Discipline starts with waking up early, it really does. But that is just the beginning; you absolutely have to apply it to things beyond waking up early. Is it working out, every day, making yourself stronger and faster and more flexible and healthier? Is it eating the right foods, to fueling your system correctly? Is it disciplining your emotions, so you can make good decisions? Is it about having the discipline to control your ego, so it doesn’t get out of hand and control you? Is it about treating people the way you want to be treated? Is it about doing the tasks you don’t want to do, but you know will help you? 

Discipline is about facing your fears so you can conquer them. Discipline means taking the hard road, the uphill road. To do what is right. For you and for others. So often, the easy path calls us: to be weak for that moment. To give in to desire and short-term gratification.

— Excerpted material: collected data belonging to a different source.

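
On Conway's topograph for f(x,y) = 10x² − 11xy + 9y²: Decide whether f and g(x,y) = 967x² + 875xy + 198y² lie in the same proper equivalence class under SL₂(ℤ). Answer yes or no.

D₁ = -239, D₂ = -239
f: translate: b→9 (≡-11 mod 20), so (10,-11,9)→(10,9,8)
f: flip: (10,9,8)→(8,-9,10)
f: translate: b→7 (≡-9 mod 16), so (8,-9,10)→(8,7,9)
f: reduced (well bottom): (8,7,9) with a≤c, −a<b≤a
g: flip: (967,875,198)→(198,-875,967)
g: translate: b→-83 (≡-875 mod 396), so (198,-875,967)→(198,-83,9)
g: flip: (198,-83,9)→(9,83,198)
g: translate: b→-7 (≡83 mod 18), so (9,83,198)→(9,-7,8)
g: flip: (9,-7,8)→(8,7,9)
g: reduced (well bottom): (8,7,9) with a≤c, −a<b≤a
reduced forms (8, 7, 9) vs (8, 7, 9) ⇒ equivalent

yes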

Discipline will not allow that. Discipline calls for strength and fortitude and Will. It won’t accept weakness. It won’t tolerate a breakdown in will. Discipline can seem like your worst enemy. But in reality, it is your best friend. It will take care of you like nothing else can. And it will put you on the path to strength and health and intelligence and happiness. And more important, discipline will put you in the path to Freedom.

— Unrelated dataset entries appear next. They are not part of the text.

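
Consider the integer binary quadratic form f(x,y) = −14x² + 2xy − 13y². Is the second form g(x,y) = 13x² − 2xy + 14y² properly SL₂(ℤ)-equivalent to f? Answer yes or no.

D₁ = -724, D₂ = -724
f is negative-definite; reduce −f:
−f: flip: (14,-2,13)→(13,2,14)
−f: reduced (well bottom): (13,2,14) with a≤c, −a<b≤a
flip sign back: reduced form of f is (-13,-2,-14)
g: reduced (well bottom): (13,-2,14) with a≤c, −a<b≤a
reduced forms (-13, -2, -14) vs (13, -2, 14) ⇒ inequivalent

no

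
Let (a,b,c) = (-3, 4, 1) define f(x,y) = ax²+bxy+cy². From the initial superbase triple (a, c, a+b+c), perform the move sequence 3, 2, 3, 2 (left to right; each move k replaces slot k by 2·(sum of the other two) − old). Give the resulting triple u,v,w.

start (-3,1,2) = (f(1,0),f(0,1),f(1,1))
replace slot 3: 2·((-3)+1) − 2 = -6 → (-3,1,-6)
replace slot 2: 2·((-3)+(-6)) − 1 = -19 → (-3,-19,-6)
replace slot 3: 2·((-3)+(-19)) − (-6) = -38 → (-3,-19,-38)
replace slot 2: 2·((-3)+(-38)) − (-19) = -63 → (-3,-63,-38)

-3,-63,-38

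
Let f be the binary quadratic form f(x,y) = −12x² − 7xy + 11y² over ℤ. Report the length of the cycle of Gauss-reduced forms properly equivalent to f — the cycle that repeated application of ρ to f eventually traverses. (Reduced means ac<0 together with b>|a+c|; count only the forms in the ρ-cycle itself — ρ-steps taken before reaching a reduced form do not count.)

D = 577, ⌊√D⌋ = 24
descent: ρ → (11,7,-12)  [lands on river]
river: ρ → (-12,17,6)
river: ρ → (6,19,-9)
river: ρ → (-9,17,8)
river: ρ → (8,15,-11)
river: ρ → (-11,7,12)
river: ρ → (12,17,-6)
river: ρ → (-6,19,9)
river: ρ → (9,17,-8)
river: ρ → (-8,15,11)
ρ-cycle length = 10 (tail of 1 descent step not counted)

10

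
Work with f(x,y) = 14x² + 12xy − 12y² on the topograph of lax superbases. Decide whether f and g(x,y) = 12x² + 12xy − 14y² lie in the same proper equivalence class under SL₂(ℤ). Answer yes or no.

D₁ = 816, D₂ = 816
river cycle of f (length 6): (-12, 12, 14), (14, 16, -10), (-10, 24, 6), (6, 24, -10), (-10, 16, 14), (14, 12, -12)
river cycle of g (length 6): (-14, 16, 10), (10, 24, -6), (-6, 24, 10), (10, 16, -14), (-14, 12, 12), (12, 12, -14)
cycles differ ⇒ inequivalent

no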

I think about freedom equaling discipline as a leader and a lot comes back to doing the right thing even when we don’t feel like it. Freedom for me is getting all my progress notes done on time, getting my discharges done on time so when I do closeout I don’t get a screen of red. Freedom is showing up for work early so I have good numbers to present at stand-up and my team has their schedules ready when they arrive. I have a running calendar, and the other day I flipped the page and it said, “I love running because it’s the one thing I do every day and never regret.” I’ve never said, gosh, I’m sure bummed I got up and ran this morning. Wish I hadn’t made my bed today. Or, I’m sure bummed I got all my notes done on time, or I’m sure disappointed I took a shower today, or ran my metrics, or did some continuing education. We’ve never said that. When we’ve had the discipline to go on the run, finish the progress note, pack a healthy lunch, we have freedom and we can lead our team to have the same freedom by example.

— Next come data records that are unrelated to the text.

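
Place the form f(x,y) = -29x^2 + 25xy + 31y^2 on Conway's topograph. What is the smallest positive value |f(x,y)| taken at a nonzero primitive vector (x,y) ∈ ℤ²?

river: ρ → (31,37,-23)
river: ρ → (-23,55,13)
river: ρ → (13,49,-35)
river: ρ → (-35,21,27)
river: ρ → (27,33,-29)
river: ρ → (-29,25,31)
closes: descent 0, river 6
min |a| on river = 13

13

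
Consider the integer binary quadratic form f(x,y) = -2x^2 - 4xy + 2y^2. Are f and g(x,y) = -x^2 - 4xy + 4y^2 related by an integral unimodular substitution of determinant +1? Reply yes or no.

D₁ = 32, D₂ = 32
river cycle of f (length 2): (2, 4, -2), (-2, 4, 2)
river cycle of g (length 2): (4, 4, -1), (-1, 4, 4)
cycles differ ⇒ inequivalent

no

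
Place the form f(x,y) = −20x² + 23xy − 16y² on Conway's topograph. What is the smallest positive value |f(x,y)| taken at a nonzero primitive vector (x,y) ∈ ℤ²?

translate: b→17 (≡-23 mod 40), so (20,-23,16)→(20,17,13)
flip: (20,17,13)→(13,-17,20)
translate: b→9 (≡-17 mod 26), so (13,-17,20)→(13,9,16)
reduced (well bottom): (13,9,16) with a≤c, −a<b≤a
well minimum |f| = |-13| = 13 (negative-definite)

13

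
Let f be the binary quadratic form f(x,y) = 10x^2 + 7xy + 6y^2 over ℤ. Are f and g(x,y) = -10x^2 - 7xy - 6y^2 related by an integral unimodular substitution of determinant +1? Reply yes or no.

D₁ = -191, D₂ = -191
f: flip: (10,7,6)→(6,-7,10)
f: translate: b→5 (≡-7 mod 12), so (6,-7,10)→(6,5,9)
f: reduced (well bottom): (6,5,9) with a≤c, −a<b≤a
g is negative-definite; reduce −g:
−g: flip: (10,7,6)→(6,-7,10)
−g: translate: b→5 (≡-7 mod 12), so (6,-7,10)→(6,5,9)
−g: reduced (well bottom): (6,5,9) with a≤c, −a<b≤a
flip sign back: reduced form of g is (-6,-5,-9)
reduced forms (6, 5, 9) vs (-6, -5, -9) ⇒ inequivalent

no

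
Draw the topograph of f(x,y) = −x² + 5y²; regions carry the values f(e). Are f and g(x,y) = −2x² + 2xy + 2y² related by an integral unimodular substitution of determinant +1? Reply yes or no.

D₁ = 20, D₂ = 20
river cycle of f (length 2): (-1, 4, 1), (1, 4, -1)
river cycle of g (length 2): (2, 2, -2), (-2, 2, 2)
cycles differ ⇒ inequivalent

no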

Lastly, a leader will never ask their team to do something they will not. As a leader, we need to care about our team. Advocate for your team, whether it’s new equipment, continuing education, time off, negotiating with nursing. Have their back and they will have yours. If your team knows you have their best interest in mind as their leader, you will have their respect. And, then when you need to give criticism, it will be accepted more easily. And celebrate! Set goals and celebrate with your team! Don’t forget to recognize victories and show them how much they are appreciated.

A lot goes into being a great leader, and these are just a few but they are the ones that have hit home with me lately. Take ownership, discipline equals freedom, lead by example, your team comes first, and show them you care.